Sechs Bundesländer "offline"
Nach einer Studie des Bundesverbands Informationswirtschaft, Telekommunikation und neue Medien (BITKOM) muss bei einer Anzeige noch in sechs Bundesländern persönlich eine Polizeiwache aufgesucht werden. Betroffen sind Bayern, Bremen, Rheinland-Pfalz, Saarland, Sachsen und Thüringen. Per E-Mail eingegangene Hinweise werden aber auch in diesen Bundesländern bearbeitet.
In Nordrhein-Westfalen wird der Service bereits seit drei Jahren angeboten und stößt auf rege Resonanz. Durchschnittlich 20.000 Anzeigen erreichen die Polizeibehörden pro Jahr über das Internet. Damit nimmt das bevölkerungsreichste Bundesland den Spitzenplatz ein.

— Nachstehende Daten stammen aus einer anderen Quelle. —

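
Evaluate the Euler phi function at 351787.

Factor: 351787 = 61 · 73 · 79.
φ(351787) = (61−1) · (73−1) · (79−1) = 60 · 72 · 78 = 336960.

336960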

Virtuelle Polizei-Station immer beliebter
Für Bitkom-Vizepräsident Jörg Menno Harms liegen die Vorteile bei der elektronischen Wache auf der Hand. Durch den Wegfall der Hürde, persönlich eine Polizeistation aufzusuchen, erfährt die Polizei über die virtuelle Wache von mehr Straftaten als früher. Die elektronischen Bürgerdienste verstehen sich aber nur als Ergänzung zur Notrufnummer 110. Deutliche Unterschiede gibt es bei der Benutzerfreundlichkeit. In vielen Bundesländern wurden bereits umfangreiche Portale eingerichtet, die beispielsweise eine Vorauswahl des entsprechenden Delikts erlauben. Die eingegangen Anzeigen wird automatisch an die zuständigen Dienststellen weitergeleitet. Eine Empfangsbestätigung quittiert den Eingang bei den Behörden.
In der EU schneidet Deutschland bei der Erledigung von Behördengängen im Internet aber schlecht ab. Im Vergleich der 15 "Kernstaaten" erreicht Deutschland laut einer Studie im Auftrag der Europäischen Kommission nur Platz 13. Nur in Griechenland und Luxemburg ist der elektronische Bürger-Service noch spartanischer.